Paris’te Fransızca bilmiyorsanız işiniz zor. Londra’da dil bilmeseniz de güler yüz eksik olmaz. Herkese, turist ya da yabancı ya da göçmen, eşit ve düzgün muamele edilir. Kimseye farklı şu bu olduğu hissettirilmez. Londra budur. Servisin yavaş ya da hızlı olmasından daha önemli bir özellik. Hız dediğimizde orada İstanbul ilk sırada. Daha masaya giderken sipariş alınır.
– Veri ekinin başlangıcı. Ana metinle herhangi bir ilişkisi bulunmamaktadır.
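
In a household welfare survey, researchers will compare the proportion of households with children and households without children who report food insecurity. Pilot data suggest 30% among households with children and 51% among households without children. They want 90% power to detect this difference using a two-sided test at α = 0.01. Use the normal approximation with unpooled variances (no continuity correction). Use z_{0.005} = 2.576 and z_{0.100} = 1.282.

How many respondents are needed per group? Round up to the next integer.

n = (z_{α/2} + z_β)² · [p₁(1−p₁) + p₂(1−p₂)] / (p₁ − p₂)²
  = (2.576 + 1.282)² · (0.30·0.70 + 0.51·0.49) / (-0.21)²
  = (3.858)² · (0.2100 + 0.2499) / 0.0441
  = 14.8842 · 0.4599 / 0.0441
  = 155.22
Round up → n = 156 per group.

n = 156 per group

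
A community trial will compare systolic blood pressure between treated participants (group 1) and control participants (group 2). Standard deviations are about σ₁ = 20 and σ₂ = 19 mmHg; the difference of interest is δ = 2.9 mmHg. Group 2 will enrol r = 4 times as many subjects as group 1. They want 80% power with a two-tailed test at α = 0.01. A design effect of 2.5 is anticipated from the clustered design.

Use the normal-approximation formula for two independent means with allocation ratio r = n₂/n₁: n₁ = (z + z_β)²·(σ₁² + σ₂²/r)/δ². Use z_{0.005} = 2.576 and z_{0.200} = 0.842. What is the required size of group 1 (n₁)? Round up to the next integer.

n₁ = 1703

n₁ = (z_{α/2} + z_β)² · (σ₁² + σ₂²/r) / δ²
   = (2.576 + 0.842)² · (20² + 19²/4) / 2.9²
   = 11.6827 · (400 + 90.25) / 8.41
   = 11.6827 · 490.25 / 8.41
   = 681.03
Design effect: 2.5 × 681.03 = 1702.57.
Round up → n₁ = 1703; n₂ = r·n₁ = 4 × 1703 = 6812.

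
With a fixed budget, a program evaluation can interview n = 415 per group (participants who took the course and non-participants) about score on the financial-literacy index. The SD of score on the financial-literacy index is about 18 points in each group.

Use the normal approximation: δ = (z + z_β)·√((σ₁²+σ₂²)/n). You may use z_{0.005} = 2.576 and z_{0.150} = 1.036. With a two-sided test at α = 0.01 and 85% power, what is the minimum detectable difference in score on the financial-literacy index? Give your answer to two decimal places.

δ = (z_{α/2} + z_β) · √((σ₁²+σ₂²)/n)
  = (2.576 + 1.036) · √(648/415)
  = 3.612 · √1.5614
  = 3.612 · 1.2496
  = 4.5135

Minimum detectable difference ≈ 4.51 points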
Oturduğun an sipariş gelir. Son lokmanı bitimeden tabak alınır masa silinir. Bunu ben başka hiçbir yerde görmedim. Bazen bu iyi. Ama bazen fazla zorluyor Türkiye servis anlayış insanı. Masada iki dakika konuşmana bile izin olmuyor. Devamlı aktif bir garsonla muhatap oluyorsunuz. “Onu vereyim, şunu yaptırayım” yoruyor.
Favorim Londra. En kötü servis Paris’te. Kısmet olursa bir gün de İtalya, Yunanistan konuşuruz. Yaza mesela…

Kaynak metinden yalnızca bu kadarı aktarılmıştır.